It’s a murky business from top to bottom. There’s still some vestigial Rambo romanticism to Johnny, a would-be Lawrence of Afghanistan who openly says he joined the CIA to kill Russians, and headed to the one place where he could do so directly without triggering a nuclear war. But in hindsight, we of course can track our own empire-killing misadventure in Afghanistan with that of the USSR; no one, except perhaps the so-called natives, comes out looking good, or without incurring fatal wounds. John/Dan is a dashing figure, but his chivalric promises are empty ones.

So in a way, his sell-job of himself to Zoe is history repeating itself. He gently quizzes her as to why her instinct, when stopped by the cops at what seemed like a sobriety checkpoint, was to lie and say that he was her husband. Somehow, he implies, she knew that the cops were looking for him; Amy Brenneman’s face as she realizes what she’s invited into her home is an absolute marvel, a cross between “I can’t believe it” and “I fucking knew it.” After the assassin tries and fails to kill Chase, Zoe winds up having to flee with him, or at least it appears so, as he shoots down the drone assigned to monitoring him. He let her into his life, and thus condemned her to it.

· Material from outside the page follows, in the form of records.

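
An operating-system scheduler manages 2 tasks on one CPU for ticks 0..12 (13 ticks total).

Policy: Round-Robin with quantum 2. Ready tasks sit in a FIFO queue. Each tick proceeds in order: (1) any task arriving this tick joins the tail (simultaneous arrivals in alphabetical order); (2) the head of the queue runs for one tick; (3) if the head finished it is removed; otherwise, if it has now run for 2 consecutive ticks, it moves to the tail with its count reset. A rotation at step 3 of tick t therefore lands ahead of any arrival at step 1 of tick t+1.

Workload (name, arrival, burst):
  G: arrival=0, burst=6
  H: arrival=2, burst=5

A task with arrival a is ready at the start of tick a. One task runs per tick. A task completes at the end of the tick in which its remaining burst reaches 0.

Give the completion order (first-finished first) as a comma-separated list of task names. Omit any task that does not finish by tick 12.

completion order = G, H

t=0: queue=[G] q_used=0 → run G
t=1: queue=[G] q_used=1 → run G
t=2: queue=[G,H] q_used=0 → run G
t=3: queue=[G,H] q_used=1 → run G
t=4: queue=[H,G] q_used=0 → run H
t=5: queue=[H,G] q_used=1 → run H
t=6: queue=[G,H] q_used=0 → run G
t=7: queue=[G,H] q_used=1 → run G
t=8: queue=[H] q_used=0 → run H
t=9: queue=[H] q_used=1 → run H
t=10: queue=[H] q_used=0 → run H
t=11: (idle)
t=12: (idle)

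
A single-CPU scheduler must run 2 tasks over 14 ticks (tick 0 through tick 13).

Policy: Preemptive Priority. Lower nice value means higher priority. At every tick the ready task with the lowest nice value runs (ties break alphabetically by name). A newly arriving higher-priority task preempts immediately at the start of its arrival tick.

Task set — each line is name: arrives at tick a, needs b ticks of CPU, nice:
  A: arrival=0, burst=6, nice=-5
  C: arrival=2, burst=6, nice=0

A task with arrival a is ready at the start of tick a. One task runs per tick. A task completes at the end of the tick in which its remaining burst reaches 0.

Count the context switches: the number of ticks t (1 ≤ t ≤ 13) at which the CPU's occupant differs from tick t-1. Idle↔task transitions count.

t=0: ready={A} → run A
t=1: ready={A} → run A
t=2: ready={A,C} → run A
t=3: ready={A,C} → run A
t=4: ready={A,C} → run A
t=5: ready={A,C} → run A
t=6: ready={C} → run C
t=7: ready={C} → run C
t=8: ready={C} → run C
t=9: ready={C} → run C
t=10: ready={C} → run C
t=11: ready={C} → run C
t=12: (idle)
t=13: (idle)

context switches = 2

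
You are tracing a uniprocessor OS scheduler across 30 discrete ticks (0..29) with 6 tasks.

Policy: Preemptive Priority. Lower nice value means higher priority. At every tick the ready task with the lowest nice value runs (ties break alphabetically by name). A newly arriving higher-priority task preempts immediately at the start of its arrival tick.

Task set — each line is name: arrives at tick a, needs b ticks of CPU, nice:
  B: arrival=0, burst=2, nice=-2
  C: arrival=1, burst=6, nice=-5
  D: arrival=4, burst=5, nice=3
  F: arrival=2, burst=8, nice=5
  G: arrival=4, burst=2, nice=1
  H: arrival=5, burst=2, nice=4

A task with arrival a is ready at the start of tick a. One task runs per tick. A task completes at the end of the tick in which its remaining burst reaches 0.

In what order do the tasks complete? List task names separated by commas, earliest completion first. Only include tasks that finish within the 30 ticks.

completion order = C, B, G, D, H, F

t=0: ready={B} → run B
t=1: ready={B,C} → run C
t=2: ready={B,C,F} → run C
t=3: ready={B,C,F} → run C
t=4: ready={B,C,D,F,G} → run C
t=5: ready={B,C,D,F,G,H} → run C
t=6: ready={B,C,D,F,G,H} → run C
t=7: ready={B,D,F,G,H} → run B
t=8: ready={D,F,G,H} → run G
t=9: ready={D,F,G,H} → run G
t=10: ready={D,F,H} → run D
t=11: ready={D,F,H} → run D
t=12: ready={D,F,H} → run D
t=13: ready={D,F,H} → run D
t=14: ready={D,F,H} → run D
t=15: ready={F,H} → run H
t=16: ready={F,H} → run H
t=17: ready={F} → run F
t=18: ready={F} → run F
t=19: ready={F} → run F
t=20: ready={F} → run F
t=21: ready={F} → run F
t=22: ready={F} → run F
t=23: ready={F} → run F
t=24: ready={F} → run F
t=25: (idle)
t=26: (idle)
t=27: (idle)
t=28: (idle)
t=29: (idle)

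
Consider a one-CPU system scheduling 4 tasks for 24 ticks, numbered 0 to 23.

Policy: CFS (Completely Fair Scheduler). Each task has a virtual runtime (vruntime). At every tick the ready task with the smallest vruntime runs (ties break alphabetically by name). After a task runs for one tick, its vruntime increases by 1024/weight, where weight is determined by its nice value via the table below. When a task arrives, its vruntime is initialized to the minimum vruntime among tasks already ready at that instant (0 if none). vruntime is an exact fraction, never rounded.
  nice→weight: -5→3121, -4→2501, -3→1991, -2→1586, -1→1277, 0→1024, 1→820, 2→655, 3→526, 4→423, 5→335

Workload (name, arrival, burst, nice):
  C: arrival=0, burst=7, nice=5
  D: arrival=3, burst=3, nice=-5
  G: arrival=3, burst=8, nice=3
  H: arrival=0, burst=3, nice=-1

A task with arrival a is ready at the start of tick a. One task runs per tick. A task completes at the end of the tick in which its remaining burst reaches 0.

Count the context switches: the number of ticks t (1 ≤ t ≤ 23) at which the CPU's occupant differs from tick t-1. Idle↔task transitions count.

t=0: vr[C=0 H=0] → run C
t=1: vr[C=1024/335 H=0] → run H
t=2: vr[C=1024/335 H=1024/1277] → run H
t=3: vr[C=1024/335 D=2048/1277 G=2048/1277 H=2048/1277] → run D
t=4: vr[C=1024/335 D=7699456/3985517 G=2048/1277 H=2048/1277] → run G
t=5: vr[C=1024/335 D=7699456/3985517 G=1192448/335851 H=2048/1277] → run H
t=6: vr[C=1024/335 D=7699456/3985517 G=1192448/335851] → run D
t=7: vr[C=1024/335 D=9007104/3985517 G=1192448/335851] → run D
t=8: vr[C=1024/335 G=1192448/335851] → run C
t=9: vr[C=2048/335 G=1192448/335851] → run G
t=10: vr[C=2048/335 G=1846272/335851] → run G
t=11: vr[C=2048/335 G=2500096/335851] → run C
t=12: vr[C=3072/335 G=2500096/335851] → run G
t=13: vr[C=3072/335 G=3153920/335851] → run C
t=14: vr[C=4096/335 G=3153920/335851] → run G
t=15: vr[C=4096/335 G=3807744/335851] → run G
t=16: vr[C=4096/335 G=4461568/335851] → run C
t=17: vr[C=1024/67 G=4461568/335851] → run G
t=18: vr[C=1024/67 G=5115392/335851] → run G
t=19: vr[C=1024/67] → run C
t=20: vr[C=6144/335] → run C
t=21: (idle)
t=22: (idle)
t=23: (idle)

context switches = 15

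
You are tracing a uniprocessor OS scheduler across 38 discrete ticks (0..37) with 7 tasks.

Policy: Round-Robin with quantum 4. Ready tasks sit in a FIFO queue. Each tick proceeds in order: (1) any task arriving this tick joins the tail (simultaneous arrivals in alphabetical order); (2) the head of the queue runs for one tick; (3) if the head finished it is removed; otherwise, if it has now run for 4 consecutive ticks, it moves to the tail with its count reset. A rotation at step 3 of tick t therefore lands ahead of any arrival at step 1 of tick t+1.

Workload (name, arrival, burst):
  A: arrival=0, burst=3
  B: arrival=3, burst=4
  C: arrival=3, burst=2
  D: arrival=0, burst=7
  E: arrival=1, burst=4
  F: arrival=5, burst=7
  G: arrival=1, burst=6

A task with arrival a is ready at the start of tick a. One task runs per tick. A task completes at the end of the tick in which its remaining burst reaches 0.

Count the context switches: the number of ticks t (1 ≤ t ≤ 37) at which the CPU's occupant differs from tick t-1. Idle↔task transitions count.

t=0: queue=[A,D] q_used=0 → run A
t=1: queue=[A,D,E,G] q_used=1 → run A
t=2: queue=[A,D,E,G] q_used=2 → run A
t=3: queue=[D,E,G,B,C] q_used=0 → run D
t=4: queue=[D,E,G,B,C] q_used=1 → run D
t=5: queue=[D,E,G,B,C,F] q_used=2 → run D
t=6: queue=[D,E,G,B,C,F] q_used=3 → run D
t=7: queue=[E,G,B,C,F,D] q_used=0 → run E
t=8: queue=[E,G,B,C,F,D] q_used=1 → run E
t=9: queue=[E,G,B,C,F,D] q_used=2 → run E
t=10: queue=[E,G,B,C,F,D] q_used=3 → run E
t=11: queue=[G,B,C,F,D] q_used=0 → run G
t=12: queue=[G,B,C,F,D] q_used=1 → run G
t=13: queue=[G,B,C,F,D] q_used=2 → run G
t=14: queue=[G,B,C,F,D] q_used=3 → run G
t=15: queue=[B,C,F,D,G] q_used=0 → run B
t=16: queue=[B,C,F,D,G] q_used=1 → run B
t=17: queue=[B,C,F,D,G] q_used=2 → run B
t=18: queue=[B,C,F,D,G] q_used=3 → run B
t=19: queue=[C,F,D,G] q_used=0 → run C
t=20: queue=[C,F,D,G] q_used=1 → run C
t=21: queue=[F,D,G] q_used=0 → run F
t=22: queue=[F,D,G] q_used=1 → run F
t=23: queue=[F,D,G] q_used=2 → run F
t=24: queue=[F,D,G] q_used=3 → run F
t=25: queue=[D,G,F] q_used=0 → run D
t=26: queue=[D,G,F] q_used=1 → run D
t=27: queue=[D,G,F] q_used=2 → run D
t=28: queue=[G,F] q_used=0 → run G
t=29: queue=[G,F] q_used=1 → run G
t=30: queue=[F] q_used=0 → run F
t=31: queue=[F] q_used=1 → run F
t=32: queue=[F] q_used=2 → run F
t=33: (idle)
t=34: (idle)
t=35: (idle)
t=36: (idle)
t=37: (idle)

context switches = 10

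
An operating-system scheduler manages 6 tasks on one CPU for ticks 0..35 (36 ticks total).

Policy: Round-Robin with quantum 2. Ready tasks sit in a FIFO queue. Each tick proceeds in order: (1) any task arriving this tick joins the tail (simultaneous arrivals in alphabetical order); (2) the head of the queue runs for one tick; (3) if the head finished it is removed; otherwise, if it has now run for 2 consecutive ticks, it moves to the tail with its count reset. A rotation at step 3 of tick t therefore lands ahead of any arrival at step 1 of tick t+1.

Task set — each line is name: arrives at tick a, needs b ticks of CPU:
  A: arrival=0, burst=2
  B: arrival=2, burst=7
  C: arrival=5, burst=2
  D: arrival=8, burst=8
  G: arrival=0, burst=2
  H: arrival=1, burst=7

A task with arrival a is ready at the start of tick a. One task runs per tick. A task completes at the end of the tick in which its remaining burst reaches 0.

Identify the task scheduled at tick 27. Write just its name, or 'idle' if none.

t=0: queue=[A,G] q_used=0 → run A
t=1: queue=[A,G,H] q_used=1 → run A
t=2: queue=[G,H,B] q_used=0 → run G
t=3: queue=[G,H,B] q_used=1 → run G
t=4: queue=[H,B] q_used=0 → run H
t=5: queue=[H,B,C] q_used=1 → run H
t=6: queue=[B,C,H] q_used=0 → run B
t=7: queue=[B,C,H] q_used=1 → run B
t=8: queue=[C,H,B,D] q_used=0 → run C
t=9: queue=[C,H,B,D] q_used=1 → run C
t=10: queue=[H,B,D] q_used=0 → run H
t=11: queue=[H,B,D] q_used=1 → run H
t=12: queue=[B,D,H] q_used=0 → run B
t=13: queue=[B,D,H] q_used=1 → run B
t=14: queue=[D,H,B] q_used=0 → run D
t=15: queue=[D,H,B] q_used=1 → run D
t=16: queue=[H,B,D] q_used=0 → run H
t=17: queue=[H,B,D] q_used=1 → run H
t=18: queue=[B,D,H] q_used=0 → run B
t=19: queue=[B,D,H] q_used=1 → run B
t=20: queue=[D,H,B] q_used=0 → run D
t=21: queue=[D,H,B] q_used=1 → run D
t=22: queue=[H,B,D] q_used=0 → run H
t=23: queue=[B,D] q_used=0 → run B
t=24: queue=[D] q_used=0 → run D
t=25: queue=[D] q_used=1 → run D
t=26: queue=[D] q_used=0 → run D
t=27: queue=[D] q_used=1 → run D
t=28: (idle)
t=29: (idle)
t=30: (idle)
t=31: (idle)
t=32: (idle)
t=33: (idle)
t=34: (idle)
t=35: (idle)

running at tick 27 = D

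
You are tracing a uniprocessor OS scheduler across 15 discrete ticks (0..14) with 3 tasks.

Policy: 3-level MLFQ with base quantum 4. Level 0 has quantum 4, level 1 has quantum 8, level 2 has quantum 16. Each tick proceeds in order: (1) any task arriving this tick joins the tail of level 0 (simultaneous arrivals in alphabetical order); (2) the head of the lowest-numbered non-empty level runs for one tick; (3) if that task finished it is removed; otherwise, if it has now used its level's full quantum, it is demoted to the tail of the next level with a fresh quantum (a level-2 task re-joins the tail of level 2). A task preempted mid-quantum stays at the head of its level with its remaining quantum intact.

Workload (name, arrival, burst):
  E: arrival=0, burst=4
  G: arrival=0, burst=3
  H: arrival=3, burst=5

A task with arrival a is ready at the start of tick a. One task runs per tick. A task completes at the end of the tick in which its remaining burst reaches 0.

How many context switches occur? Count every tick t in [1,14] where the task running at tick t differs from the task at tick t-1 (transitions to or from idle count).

context switches = 3

t=0: L0/L1/L2 = EG/-/- → run E
t=1: L0/L1/L2 = EG/-/- → run E
t=2: L0/L1/L2 = EG/-/- → run E
t=3: L0/L1/L2 = EGH/-/- → run E
t=4: L0/L1/L2 = GH/-/- → run G
t=5: L0/L1/L2 = GH/-/- → run G
t=6: L0/L1/L2 = GH/-/- → run G
t=7: L0/L1/L2 = H/-/- → run H
t=8: L0/L1/L2 = H/-/- → run H
t=9: L0/L1/L2 = H/-/- → run H
t=10: L0/L1/L2 = H/-/- → run H
t=11: L0/L1/L2 = -/H/- → run H
t=12: (idle)
t=13: (idle)
t=14: (idle)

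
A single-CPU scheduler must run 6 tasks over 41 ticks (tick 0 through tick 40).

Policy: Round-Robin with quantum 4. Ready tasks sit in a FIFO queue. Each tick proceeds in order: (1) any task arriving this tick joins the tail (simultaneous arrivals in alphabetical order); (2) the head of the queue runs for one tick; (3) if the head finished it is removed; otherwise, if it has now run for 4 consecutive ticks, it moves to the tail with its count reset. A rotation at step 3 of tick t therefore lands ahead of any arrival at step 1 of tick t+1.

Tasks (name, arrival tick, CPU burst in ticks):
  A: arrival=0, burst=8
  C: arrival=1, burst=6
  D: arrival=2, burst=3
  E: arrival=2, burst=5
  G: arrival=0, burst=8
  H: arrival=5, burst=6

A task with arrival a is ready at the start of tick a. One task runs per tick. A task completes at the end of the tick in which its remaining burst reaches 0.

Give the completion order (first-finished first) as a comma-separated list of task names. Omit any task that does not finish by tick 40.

completion order = D, A, G, C, E, H

t=0: queue=[A,G] q_used=0 → run A
t=1: queue=[A,G,C] q_used=1 → run A
t=2: queue=[A,G,C,D,E] q_used=2 → run A
t=3: queue=[A,G,C,D,E] q_used=3 → run A
t=4: queue=[G,C,D,E,A] q_used=0 → run G
t=5: queue=[G,C,D,E,A,H] q_used=1 → run G
t=6: queue=[G,C,D,E,A,H] q_used=2 → run G
t=7: queue=[G,C,D,E,A,H] q_used=3 → run G
t=8: queue=[C,D,E,A,H,G] q_used=0 → run C
t=9: queue=[C,D,E,A,H,G] q_used=1 → run C
t=10: queue=[C,D,E,A,H,G] q_used=2 → run C
t=11: queue=[C,D,E,A,H,G] q_used=3 → run C
t=12: queue=[D,E,A,H,G,C] q_used=0 → run D
t=13: queue=[D,E,A,H,G,C] q_used=1 → run D
t=14: queue=[D,E,A,H,G,C] q_used=2 → run D
t=15: queue=[E,A,H,G,C] q_used=0 → run E
t=16: queue=[E,A,H,G,C] q_used=1 → run E
t=17: queue=[E,A,H,G,C] q_used=2 → run E
t=18: queue=[E,A,H,G,C] q_used=3 → run E
t=19: queue=[A,H,G,C,E] q_used=0 → run A
t=20: queue=[A,H,G,C,E] q_used=1 → run A
t=21: queue=[A,H,G,C,E] q_used=2 → run A
t=22: queue=[A,H,G,C,E] q_used=3 → run A
t=23: queue=[H,G,C,E] q_used=0 → run H
t=24: queue=[H,G,C,E] q_used=1 → run H
t=25: queue=[H,G,C,E] q_used=2 → run H
t=26: queue=[H,G,C,E] q_used=3 → run H
t=27: queue=[G,C,E,H] q_used=0 → run G
t=28: queue=[G,C,E,H] q_used=1 → run G
t=29: queue=[G,C,E,H] q_used=2 → run G
t=30: queue=[G,C,E,H] q_used=3 → run G
t=31: queue=[C,E,H] q_used=0 → run C
t=32: queue=[C,E,H] q_used=1 → run C
t=33: queue=[E,H] q_used=0 → run E
t=34: queue=[H] q_used=0 → run H
t=35: queue=[H] q_used=1 → run H
t=36: (idle)
t=37: (idle)
t=38: (idle)
t=39: (idle)
t=40: (idle)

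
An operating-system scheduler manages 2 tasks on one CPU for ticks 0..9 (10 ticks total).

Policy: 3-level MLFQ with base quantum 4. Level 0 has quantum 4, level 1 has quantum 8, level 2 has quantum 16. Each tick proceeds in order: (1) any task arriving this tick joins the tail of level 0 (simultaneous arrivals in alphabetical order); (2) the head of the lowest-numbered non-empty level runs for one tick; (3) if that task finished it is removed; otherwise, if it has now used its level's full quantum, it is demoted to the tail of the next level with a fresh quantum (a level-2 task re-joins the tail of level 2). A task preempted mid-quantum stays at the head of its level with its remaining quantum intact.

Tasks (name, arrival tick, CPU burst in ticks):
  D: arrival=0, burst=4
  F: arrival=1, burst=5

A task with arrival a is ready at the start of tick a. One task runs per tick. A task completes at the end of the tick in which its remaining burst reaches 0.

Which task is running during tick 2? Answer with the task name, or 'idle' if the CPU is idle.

t=0: L0/L1/L2 = D/-/- → run D
t=1: L0/L1/L2 = DF/-/- → run D
t=2: L0/L1/L2 = DF/-/- → run D
t=3: L0/L1/L2 = DF/-/- → run D
t=4: L0/L1/L2 = F/-/- → run F
t=5: L0/L1/L2 = F/-/- → run F
t=6: L0/L1/L2 = F/-/- → run F
t=7: L0/L1/L2 = F/-/- → run F
t=8: L0/L1/L2 = -/F/- → run F
t=9: (idle)

running at tick 2 = D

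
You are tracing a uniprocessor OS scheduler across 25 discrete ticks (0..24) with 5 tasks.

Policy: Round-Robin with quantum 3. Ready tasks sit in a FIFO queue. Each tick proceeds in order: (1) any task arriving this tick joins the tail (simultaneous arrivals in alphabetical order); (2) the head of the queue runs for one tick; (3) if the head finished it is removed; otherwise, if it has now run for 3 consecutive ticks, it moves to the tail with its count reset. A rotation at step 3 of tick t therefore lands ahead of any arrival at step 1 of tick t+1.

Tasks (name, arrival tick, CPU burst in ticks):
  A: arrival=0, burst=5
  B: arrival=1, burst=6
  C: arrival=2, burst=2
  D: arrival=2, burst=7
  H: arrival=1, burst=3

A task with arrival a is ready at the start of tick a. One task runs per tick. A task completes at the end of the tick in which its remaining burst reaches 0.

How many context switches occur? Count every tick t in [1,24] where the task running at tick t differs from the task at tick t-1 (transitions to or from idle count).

context switches = 8

t=0: queue=[A] q_used=0 → run A
t=1: queue=[A,B,H] q_used=1 → run A
t=2: queue=[A,B,H,C,D] q_used=2 → run A
t=3: queue=[B,H,C,D,A] q_used=0 → run B
t=4: queue=[B,H,C,D,A] q_used=1 → run B
t=5: queue=[B,H,C,D,A] q_used=2 → run B
t=6: queue=[H,C,D,A,B] q_used=0 → run H
t=7: queue=[H,C,D,A,B] q_used=1 → run H
t=8: queue=[H,C,D,A,B] q_used=2 → run H
t=9: queue=[C,D,A,B] q_used=0 → run C
t=10: queue=[C,D,A,B] q_used=1 → run C
t=11: queue=[D,A,B] q_used=0 → run D
t=12: queue=[D,A,B] q_used=1 → run D
t=13: queue=[D,A,B] q_used=2 → run D
t=14: queue=[A,B,D] q_used=0 → run A
t=15: queue=[A,B,D] q_used=1 → run A
t=16: queue=[B,D] q_used=0 → run B
t=17: queue=[B,D] q_used=1 → run B
t=18: queue=[B,D] q_used=2 → run B
t=19: queue=[D] q_used=0 → run D
t=20: queue=[D] q_used=1 → run D
t=21: queue=[D] q_used=2 → run D
t=22: queue=[D] q_used=0 → run D
t=23: (idle)
t=24: (idle)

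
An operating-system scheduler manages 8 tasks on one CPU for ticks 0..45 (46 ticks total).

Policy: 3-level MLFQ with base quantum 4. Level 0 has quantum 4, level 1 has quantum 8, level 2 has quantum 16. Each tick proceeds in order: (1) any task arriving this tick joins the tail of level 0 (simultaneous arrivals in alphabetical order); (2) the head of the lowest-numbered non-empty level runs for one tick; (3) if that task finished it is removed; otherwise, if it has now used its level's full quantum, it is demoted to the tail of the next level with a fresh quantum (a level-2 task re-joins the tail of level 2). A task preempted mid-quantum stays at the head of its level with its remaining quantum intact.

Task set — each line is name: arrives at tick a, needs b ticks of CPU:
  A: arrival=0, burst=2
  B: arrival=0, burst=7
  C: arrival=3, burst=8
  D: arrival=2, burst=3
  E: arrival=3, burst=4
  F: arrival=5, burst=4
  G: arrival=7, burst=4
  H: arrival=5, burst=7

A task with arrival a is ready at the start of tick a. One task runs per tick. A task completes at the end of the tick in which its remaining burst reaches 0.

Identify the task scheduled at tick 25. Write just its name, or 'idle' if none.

t=0: L0/L1/L2 = AB/-/- → run A
t=1: L0/L1/L2 = AB/-/- → run A
t=2: L0/L1/L2 = BD/-/- → run B
t=3: L0/L1/L2 = BDCE/-/- → run B
t=4: L0/L1/L2 = BDCE/-/- → run B
t=5: L0/L1/L2 = BDCEFH/-/- → run B
t=6: L0/L1/L2 = DCEFH/B/- → run D
t=7: L0/L1/L2 = DCEFHG/B/- → run D
t=8: L0/L1/L2 = DCEFHG/B/- → run D
t=9: L0/L1/L2 = CEFHG/B/- → run C
t=10: L0/L1/L2 = CEFHG/B/- → run C
t=11: L0/L1/L2 = CEFHG/B/- → run C
t=12: L0/L1/L2 = CEFHG/B/- → run C
t=13: L0/L1/L2 = EFHG/BC/- → run E
t=14: L0/L1/L2 = EFHG/BC/- → run E
t=15: L0/L1/L2 = EFHG/BC/- → run E
t=16: L0/L1/L2 = EFHG/BC/- → run E
t=17: L0/L1/L2 = FHG/BC/- → run F
t=18: L0/L1/L2 = FHG/BC/- → run F
t=19: L0/L1/L2 = FHG/BC/- → run F
t=20: L0/L1/L2 = FHG/BC/- → run F
t=21: L0/L1/L2 = HG/BC/- → run H
t=22: L0/L1/L2 = HG/BC/- → run H
t=23: L0/L1/L2 = HG/BC/- → run H
t=24: L0/L1/L2 = HG/BC/- → run H
t=25: L0/L1/L2 = G/BCH/- → run G
t=26: L0/L1/L2 = G/BCH/- → run G
t=27: L0/L1/L2 = G/BCH/- → run G
t=28: L0/L1/L2 = G/BCH/- → run G
t=29: L0/L1/L2 = -/BCH/- → run B
t=30: L0/L1/L2 = -/BCH/- → run B
t=31: L0/L1/L2 = -/BCH/- → run B
t=32: L0/L1/L2 = -/CH/- → run C
t=33: L0/L1/L2 = -/CH/- → run C
t=34: L0/L1/L2 = -/CH/- → run C
t=35: L0/L1/L2 = -/CH/- → run C
t=36: L0/L1/L2 = -/H/- → run H
t=37: L0/L1/L2 = -/H/- → run H
t=38: L0/L1/L2 = -/H/- → run H
t=39: (idle)
t=40: (idle)
t=41: (idle)
t=42: (idle)
t=43: (idle)
t=44: (idle)
t=45: (idle)

running at tick 25 = G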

the old man S1 e3 CHASE WITH THE RIFLE LOCKED AND LOADED

And what of “Angela Adams,” John/Dan’s daughter? She’s left fending off both her boss Harper and their mutual antagonist Waters, and she’ll have to be an extremely canny operator—more so than her dear old dad, even—to escape unscathed. In an intense conversation between the three of them, it’s heavily implied that Hamzad wants more than revenge for Chase stealing his wife. What does he want, then? Answers to unanswered questions, as Angela suggests? Or does he know the answers already, and is he angling for the daughter he never had?

It’s juicy material, all told. And if it isn’t quite as pulse-poundingly delivered as it was in The Old Man Episode 1 — Zoe’s witnessing of Chase’s battle with the assassin notwithstanding — it’s still pretty riveting stuff. Jeff Bridges, John Lithgow, Amy Brenneman, Alia Shawkat: If you were wondering if a series with these leads might be entertaining to watch, wonder no fucking longer. I’m still waiting for a return to that astonishing long-take battle from the premiere, but regardless, this is a spy game worth playing.